What Is the Broader Historical and Future Significance of This Crackdown?
The 2025-2026 crackdown represents a critical moment in modern Iranian history. The protests themselves constitute the largest popular uprising since 1979, suggesting deep structural problems in how the government governs and how society views its legitimacy. The fact that the government felt compelled to execute more people than it had in 40 years indicates the severity of the challenge it faced. This wasn’t a minor disturbance that could be managed through limited force; it was an existential threat to the current power structure.

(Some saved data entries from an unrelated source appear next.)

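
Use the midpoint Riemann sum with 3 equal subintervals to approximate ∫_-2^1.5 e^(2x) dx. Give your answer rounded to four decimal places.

8.0734

Δx = (1.5 − (-2))/3 = 7/6.
Midpoints: -17/12, -0.25, 11/12.
f(-17/12) ≈ 0.0588, f(-0.25) ≈ 0.6065, f(11/12) ≈ 6.2547.
Sum = Δx · [f(-17/12) + f(-0.25) + f(11/12)].
Sum ≈ 8.0734.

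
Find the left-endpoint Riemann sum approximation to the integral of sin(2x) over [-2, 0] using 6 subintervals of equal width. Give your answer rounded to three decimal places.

Δx = (0 − (-2))/6 = 1/3.
Left endpoints: -2, -5/3, -4/3, -1, -2/3, -1/3.
f(-2) ≈ 0.757, f(-5/3) ≈ 0.191, f(-4/3) ≈ -0.457, f(-1) ≈ -0.909, f(-2/3) ≈ -0.972, f(-1/3) ≈ -0.618.
Sum = Δx · [f(-2) + f(-5/3) + f(-4/3) + ...].
Sum ≈ -0.670.

-0.670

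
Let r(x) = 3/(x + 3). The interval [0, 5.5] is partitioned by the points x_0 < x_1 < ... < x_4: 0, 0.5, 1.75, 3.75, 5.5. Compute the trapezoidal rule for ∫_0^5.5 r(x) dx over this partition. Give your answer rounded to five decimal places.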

Looking forward, the crackdown’s long-term effects will shape Iran’s trajectory. By eliminating thousands of activists, reformist figures, and professionals, the government has removed much of the educated, articulate middle class that might otherwise lead future reform movements. However, it has also created a generation of families traumatized by loss and a population with direct personal experience of state brutality. These dynamics can either entrench regime control in the short term or create conditions for future upheaval—history suggests that highly repressive periods often precede major political transformations.
Conclusion
The Iranian government’s crackdown on dissent following the 2025-2026 protests was comprehensive, systematic, and historically severe. Through 27,752 arrests concentrated in early 2026, over 2,600 executions, torture in detention facilities, and attacks on hospitals, authorities demonstrated a commitment to suppression that rivaled the violence of Iran’s revolutionary period four decades earlier. The targeting of professionals—lawyers, doctors, journalists—and the inclusion of children and minors in arrest and execution campaigns exposed the regime’s strategy to eliminate all potential sources of resistance across every sector of society.
Understanding this crackdown matters not only for its immediate human rights implications but also for what it reveals about state-society relations in Iran. The fact that such severe measures were deemed necessary suggests that the government viewed its legitimacy as fundamentally threatened. For international observers, the crackdown underscores the stakes involved in political upheaval in authoritarian contexts and the lengths such regimes will go to maintain control. For Iranians themselves, the events of 2025-2026 have created a historical marker—a moment when the state’s willingness to kill its own citizens at scale became undeniable, with consequences that will reverberate through Iranian society for decades.